Female Genital Mutilation (FGM) is a worldwide plague affecting 29 countries at least. In Africa it is ingrained in the society. Nigeria's Government outlawed it in May 2015, but doubts remain whether this will actually improve on Nigerian women's conditions and refresh the African debate on FGM
by Pietro Dionisio
Degree in Political Science, International Relations
Cesare Alfieri School, University of Florence, Italy
Female Genital Mutilation in Nigeria: is it over?
In Nigeria almost 19,9 million out of 86,9 million girls and women underwent Female Genital Mutilation (FGM) in 2013.
In this Country the practice is deeply rooted in social beliefs and its origin is shrouded in uncertainty either as an initiation ceremony of young girls into womanhood or a tool to ensure virginity, curb promiscuity, and protect female modesty and chastity as well.
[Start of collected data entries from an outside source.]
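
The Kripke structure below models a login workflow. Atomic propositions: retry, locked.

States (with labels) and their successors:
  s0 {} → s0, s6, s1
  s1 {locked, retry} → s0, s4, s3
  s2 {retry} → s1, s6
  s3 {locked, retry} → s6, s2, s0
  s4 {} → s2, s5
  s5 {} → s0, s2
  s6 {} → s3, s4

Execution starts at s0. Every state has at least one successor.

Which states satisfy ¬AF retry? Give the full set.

{s0, s4, s5, s6}

States satisfying retry: {s1, s2, s3}.
States satisfying AF retry: {s1, s2, s3}.
States satisfying ¬AF retry: {s0, s4, s5, s6}.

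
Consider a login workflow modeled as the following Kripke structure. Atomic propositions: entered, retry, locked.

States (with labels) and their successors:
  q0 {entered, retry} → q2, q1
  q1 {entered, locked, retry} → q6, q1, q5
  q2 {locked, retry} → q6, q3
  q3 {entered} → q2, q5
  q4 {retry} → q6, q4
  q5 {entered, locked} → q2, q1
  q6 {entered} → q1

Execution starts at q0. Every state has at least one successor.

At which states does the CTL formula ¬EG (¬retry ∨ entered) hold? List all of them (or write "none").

{q2, q4}

States satisfying ¬retry ∨ entered: {q0, q1, q3, q5, q6}.
States satisfying EG (¬retry ∨ entered): {q0, q1, q3, q5, q6}.
States satisfying ¬EG (¬retry ∨ entered): {q2, q4}.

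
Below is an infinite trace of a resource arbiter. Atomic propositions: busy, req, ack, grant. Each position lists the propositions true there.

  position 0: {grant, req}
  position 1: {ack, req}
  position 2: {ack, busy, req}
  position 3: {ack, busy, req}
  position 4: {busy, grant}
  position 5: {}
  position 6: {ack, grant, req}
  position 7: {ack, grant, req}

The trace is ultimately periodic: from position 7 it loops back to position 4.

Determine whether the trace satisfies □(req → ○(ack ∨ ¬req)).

req → ○(ack ∨ ¬req) holds at every position 0..7, and those are all positions ever visited, so □(req → ○(ack ∨ ¬req)) holds.
Positions where req holds: 0, 1, 2, 3, 6, 7.
Check ○(ack ∨ ¬req) at each: 0→ok, 1→ok, 2→ok, 3→ok, 6→ok, 7→ok.

Holds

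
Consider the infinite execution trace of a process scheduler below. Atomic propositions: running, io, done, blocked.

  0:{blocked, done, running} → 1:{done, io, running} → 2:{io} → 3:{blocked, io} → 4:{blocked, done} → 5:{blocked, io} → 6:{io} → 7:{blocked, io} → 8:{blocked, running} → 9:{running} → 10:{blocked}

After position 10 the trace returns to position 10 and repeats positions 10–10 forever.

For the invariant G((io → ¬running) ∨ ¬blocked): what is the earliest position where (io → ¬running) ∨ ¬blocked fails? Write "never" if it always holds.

never

(io → ¬running) ∨ ¬blocked holds at every position 0..10, and those are all the positions the trace ever visits, so the invariant G((io → ¬running) ∨ ¬blocked) is never violated.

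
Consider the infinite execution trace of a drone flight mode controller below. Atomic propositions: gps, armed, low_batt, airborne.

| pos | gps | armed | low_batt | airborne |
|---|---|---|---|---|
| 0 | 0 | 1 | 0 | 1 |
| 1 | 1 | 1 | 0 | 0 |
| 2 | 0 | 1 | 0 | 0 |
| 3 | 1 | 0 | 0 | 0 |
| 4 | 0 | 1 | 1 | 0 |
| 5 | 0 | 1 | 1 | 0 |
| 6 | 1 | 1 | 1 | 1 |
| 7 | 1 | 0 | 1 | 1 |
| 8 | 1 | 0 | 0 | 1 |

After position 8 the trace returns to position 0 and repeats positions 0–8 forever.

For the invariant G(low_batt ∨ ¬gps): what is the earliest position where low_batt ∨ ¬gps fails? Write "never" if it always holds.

1

Check low_batt ∨ ¬gps at each position in order: 0 ✓.
At position 1 the labels are {armed, gps}, so low_batt ∨ ¬gps is false there. This is the first violation.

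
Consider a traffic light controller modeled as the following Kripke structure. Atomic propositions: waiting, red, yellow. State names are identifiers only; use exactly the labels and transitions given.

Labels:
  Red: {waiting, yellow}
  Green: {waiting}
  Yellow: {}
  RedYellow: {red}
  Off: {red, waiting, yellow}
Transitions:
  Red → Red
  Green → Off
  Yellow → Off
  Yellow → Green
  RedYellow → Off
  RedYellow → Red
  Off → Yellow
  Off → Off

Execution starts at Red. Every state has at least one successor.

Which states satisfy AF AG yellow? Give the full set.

States satisfying AG yellow: {Red}.
States satisfying AF AG yellow: {Red}.

{Red}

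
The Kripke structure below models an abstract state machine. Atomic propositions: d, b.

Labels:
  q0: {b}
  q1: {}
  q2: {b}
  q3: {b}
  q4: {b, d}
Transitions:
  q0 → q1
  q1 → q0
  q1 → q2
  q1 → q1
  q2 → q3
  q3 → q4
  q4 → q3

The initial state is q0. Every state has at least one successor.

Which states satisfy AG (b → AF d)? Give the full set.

States satisfying b → AF d: {q1, q2, q3, q4}.
States satisfying AG (b → AF d): {q2, q3, q4}.

{q2, q3, q4}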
Due to its strong religious nature, it is not easy to identify a single practice bound up with FGM.
Finally, the practice was banned on 25 May 2015 when the former President Goodluck Jonathan signed the “Violence Against Persons (Prohibition) Act, 2015” as a move aimed to eliminate violence in private and public life by banning any form of physical, sexual, psychological, and domestic assault, along with harmful and discriminatory practices, while inflicting proper punishment on offenders and providing maximum protection and effective remedies for victims.
As such, based on its 6th article stating that “the circumcision or genital mutilation of the girl child or woman is hereby prohibited”, the Act prohibits FGM in the whole Nigerian Federation.
Despite optimism that the Act will allow women and girls to escape FGM, doubts remain whether it will be enforced throughout Country and entail adequate punishment on offenders.
Admittedly, the May move is not new to many states in the Country which signed a bill criminalizing FGM several years ago. Since the Edo State outlawed the practice in 1999, other states, e.g. Rivers, Ogun, Osun, Cross River and Bayelsa among others, did the same, wherein Section 34(1)(a) of the 1999 Constitution of the Federal Republic of Nigeria was the basis for banning the practice nationwide. It states, indeed, that “Every individual is entitled to respect for the dignity of his person, and accordingly; no person shall be subject to torture or to inhuman or degrading treatment”.
Unfortunately, available data show that FGM continues to be practiced at a constant frequency over the years. Indeed, despite legislation, this practice has been uninterrupted due to the lack of law enforcement and effective measures of punishment.
The prevalence of FGM significantly varies by state. In the states cited above, the percentage of girls and women aged 15 to 49 years who have undergone FGM remains high (between 26 per cent and 50 per cent), with the Osun State ranking higher (51 per cent to 80 per cent).
In the face of this, it is a ray of hope that the share of 15-19 years old girls who have undergone FGM is seemingly in decline recently.
Lev Tolstoj in his masterpiece “World and Peace” says “writing laws is easy, but governing is difficult”. As can be seen in this instance, laws are not sufficient if they are not underpinned by a social framework that makes they sustainably work.
Since May 2015, Nigeria has taken a big steps, and hopefully they will translate into a real improvement on Nigerian women’s conditions. Unfortunately, the previous experience of single states leaves more than a doubt for material change. Indeed, due to FGM’s strong religious/cultural nature, laws will expectedly fall short of non-discriminatory targets unless they are supported by strategies to change specific social behavior.
Hence, increasing awareness on health implications of FGM and equipping the law to effectively punish offenders could definitely serve as a deterrent against FGM and its practitioners.
The Nigerian’s ban of FGM could be instrumental to refreshment of the relevant African debate.
In fact, even though several countries passed legislation outlawing FGM (e.g. Benin, Chad, Cote d’Ivoire and Djibouti, among others), FGM still remains a social plague. As such, only 36 out of the 54 African countries have ratified so far the 2003 “Protocol to the African Charter on Human and Peoples’ Rights on the Rights of Women in Africa” banning FGM all over the Continent. Three of them (Botswana, Egypt and Tunisia) have neither ratified nor signed the “Protocol”, while other countries (such as Algeria, Burundi, Chad, Central Africa Republic, Eritrea, Ethiopia, Madagascar, Mauritius, Niger, Sahrawi Arab Democratic Republic, Sierra Leone, Somalia, South Sudan, Sudan and Sao Tome and Principe) have signed but not ratified it yet.
In view of all of the progress yet to be made, it is remarkable that things are changing, even though. In fact, today, a greater percentage of women do not tolerate FGM any longer. Today 62 percent of Nigerian girls and women think that FGM should come to a stop, the ratio is even higher in other countries.
Overall, the framework described here shows that Nigeria’s Act against FGM formalizes the beliefs of arising population providing a credible basis for real change due to changing views not only in the Country but in the whole Africa as well.